Nesse aspecto, merece destaque o depoimento da autora Eliane:

“(…) Que o curso começou no primeiro e segundo semestre de 2000. Que as disciplinas durante o dia era curso profissionalizante, para quem não tinha o segundo grau. Que a noite era o curso para quem já tinha o segundo grau. Que não foram informadas que o curso seria durante o dia e sequer cogitaram disso, tendo em vista que trabalham durante o dia. Que tratava-se de turmas especiais e que por isso foram pela informação de que seriam 15 meses e mais 05 de estágio” (fl. 142).
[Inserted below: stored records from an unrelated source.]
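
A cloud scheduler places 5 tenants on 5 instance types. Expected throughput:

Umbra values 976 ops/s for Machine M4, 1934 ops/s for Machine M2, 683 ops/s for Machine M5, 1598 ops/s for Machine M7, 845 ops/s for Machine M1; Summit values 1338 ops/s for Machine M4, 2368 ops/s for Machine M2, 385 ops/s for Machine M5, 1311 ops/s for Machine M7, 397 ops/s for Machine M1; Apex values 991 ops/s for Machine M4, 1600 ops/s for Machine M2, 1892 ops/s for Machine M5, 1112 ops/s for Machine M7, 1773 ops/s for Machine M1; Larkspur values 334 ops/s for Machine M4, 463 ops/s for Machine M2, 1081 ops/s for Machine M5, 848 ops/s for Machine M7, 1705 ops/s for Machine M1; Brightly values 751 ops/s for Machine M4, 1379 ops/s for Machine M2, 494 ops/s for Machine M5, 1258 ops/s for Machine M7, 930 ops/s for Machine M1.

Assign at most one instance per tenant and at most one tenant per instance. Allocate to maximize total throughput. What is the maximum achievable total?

Optimal: Umbra→Machine M7 (1598 ops/s), Summit→Machine M2 (2368 ops/s), Apex→Machine M5 (1892 ops/s), Larkspur→Machine M1 (1705 ops/s), Brightly→Machine M4 (751 ops/s) — total 1598+2368+1892+1705+751 = 8314 ops/s.
Column-greedy (each instance in turn goes to its best remaining tenant) gives 8127 ops/s, worse by 187.
Swapping Larkspur↔Apex (Larkspur→Machine M5 1081 ops/s, Apex→Machine M1 1773 ops/s) loses 743.
Every other assignment is strictly worse.

Max total: 8314 ops/s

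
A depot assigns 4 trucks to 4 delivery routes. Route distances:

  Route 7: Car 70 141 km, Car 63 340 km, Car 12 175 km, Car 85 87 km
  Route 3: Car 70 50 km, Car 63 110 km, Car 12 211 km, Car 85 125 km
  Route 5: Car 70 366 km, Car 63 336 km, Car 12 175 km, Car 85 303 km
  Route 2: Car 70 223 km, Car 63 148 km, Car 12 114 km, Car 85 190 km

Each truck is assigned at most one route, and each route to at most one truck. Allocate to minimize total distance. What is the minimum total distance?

Minimum total: 460 km

Optimal: Car 70→Route 3 (50 km), Car 63→Route 2 (148 km), Car 12→Route 5 (175 km), Car 85→Route 7 (87 km) — total 50+148+175+87 = 460 km.
Min-entry greedy (repeatedly take the single cheapest remaining cell) gives 587 km, worse by 127.
Next-best assignment: Car 70→Route 3, Car 63→Route 5, Car 12→Route 2, Car 85→Route 7 = 587 km.
Every other assignment is strictly worse.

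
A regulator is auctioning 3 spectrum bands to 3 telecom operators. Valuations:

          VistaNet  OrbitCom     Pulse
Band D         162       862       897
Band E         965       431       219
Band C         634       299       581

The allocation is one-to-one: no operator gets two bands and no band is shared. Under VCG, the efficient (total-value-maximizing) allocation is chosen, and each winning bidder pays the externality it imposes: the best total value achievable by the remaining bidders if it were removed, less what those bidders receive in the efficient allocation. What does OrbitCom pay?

Efficient allocation: VistaNet→Band E ($965M), OrbitCom→Band D ($862M), Pulse→Band C ($581M); total welfare W = $2408M.
OrbitCom receives Band D at value $862M, so the others get W − 862 = $1546M.
Without OrbitCom: best allocation of the remaining 2 bidders over all 3 bands is VistaNet→Band E ($965M), Pulse→Band D ($897M), total $1862M.
VCG payment = (others' best without OrbitCom) − (others' welfare with OrbitCom) = 1862 − 1546 = $316M.

OrbitCom pays $316M.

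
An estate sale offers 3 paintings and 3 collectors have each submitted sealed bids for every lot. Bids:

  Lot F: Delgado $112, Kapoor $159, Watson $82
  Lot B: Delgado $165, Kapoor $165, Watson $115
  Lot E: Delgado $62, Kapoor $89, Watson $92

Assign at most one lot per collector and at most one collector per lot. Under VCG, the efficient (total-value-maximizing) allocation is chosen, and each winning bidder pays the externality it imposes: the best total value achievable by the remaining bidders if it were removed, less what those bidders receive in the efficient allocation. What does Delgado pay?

Efficient allocation: Delgado→Lot B ($165), Kapoor→Lot F ($159), Watson→Lot E ($92); total welfare W = $416.
Delgado receives Lot B at value $165, so the others get W − 165 = $251.
Without Delgado: best allocation of the remaining 2 bidders over all 3 lots is Kapoor→Lot F ($159), Watson→Lot B ($115), total $274.
VCG payment = (others' best without Delgado) − (others' welfare with Delgado) = 274 − 251 = $23.

Delgado pays $23.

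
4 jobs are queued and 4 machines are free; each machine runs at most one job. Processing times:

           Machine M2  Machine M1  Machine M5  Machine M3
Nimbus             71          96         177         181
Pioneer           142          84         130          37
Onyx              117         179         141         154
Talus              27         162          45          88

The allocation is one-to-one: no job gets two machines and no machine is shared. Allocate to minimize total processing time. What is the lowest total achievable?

Treat this as an assignment problem: match each job to one machine.
Optimal: Nimbus→Machine M1 (96 min), Pioneer→Machine M3 (37 min), Onyx→Machine M2 (117 min), Talus→Machine M5 (45 min) — total 96+37+117+45 = 295 min.
Min-entry greedy (repeatedly take the single cheapest remaining cell) gives 301 min, worse by 6.
Next-best assignment: Nimbus→Machine M1, Pioneer→Machine M3, Onyx→Machine M5, Talus→Machine M2 = 301 min.
Every other assignment is strictly worse.

Minimum total: 295 min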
Já a autora Elaine mencionou:

“(…) Que não foram oferecidas disciplinas durante o dia, sendo que a depoente, inclusive, dá aula somente pela manhã, tendo as tardes livres. Que se tivessem sido oferecidas disciplinas durante a tarde, as teria cursado. Disse que se tivesse alternativa, teria cursado mais disciplinas, como na faculdade de pedagogia, na Unisinos, quando fazia intensivos. Que recebeu a grade curricular por volta do terceiro semestre. Que o problema é que as disciplinas não eram oferecidas para matrícula, pois não haviam alunos suficientes, pois alegavam que não podiam abrir uma turma com poucos alunos” (fl. 143).

Tudo indica, então, que as disciplinas oferecidas no Curso de Técnico em Enfermagem não poderiam ser cursadas num curto espaço de tempo, como prometido e divulgado pela ré no material da fl. 21 e v. Tanto é que foram abertas outras turmas e ministradas várias disciplinas em outros turnos para que o curso pudesse ser concluído no prazo de 2 (dois) anos.

De qualquer forma, o fato é que as autoras se matricularam no Curso em tela com a expectativa de se formarem em Técnico em Enfermagem no prazo de 2 (dois) anos, sendo que, desses, 15 meses eram destinados a aulas teóricas e 5 meses destinados ao estágio, conforme divulgado.

Mas, no decorrer do curso, isto é, nos primeiros dois semestres, perceberam que não poderiam concluí-lo nesse prazo, a menos que freqüentassem aulas em outros turnos, que não aquele para o qual foram matriculadas (noite).

Com isso, restando evidente a propaganda enganosa de parte da ré, ao divulgar curso que não poderia ser cumprido no prazo prometido. Deve, pois, indenizar os prejuízos causados às autoras, tanto de ordem material como de ordem moral, aliás, como acabou decidido no primeiro grau.

Frise-se que confrontando o currículo das fls. 72 e 97, atinentes aos períodos letivos de 2000/01 e 2000/02, com o das fls. 48/49, verifica-se que, pelo menos, uma disciplina que fazia parte do Curso, qual seja, “Introdução à Enfermagem III” (fl. 97), sequer, constava da Base Curricular, o que faz supor que foi incluída posteriormente, aumentado a carga horária.

Como bem salientou o julgador de primeiro grau, as autoras investiram tempo num curso que prometia algo diverso do esperado e divulgado.

Ante o exposto, nego provimento ao apelo.

DES. PEDRO LUIZ RODRIGUES BOSSLE (REVISOR) – De acordo.

DES. UMBERTO GUASPARI SUDBRACK – De acordo.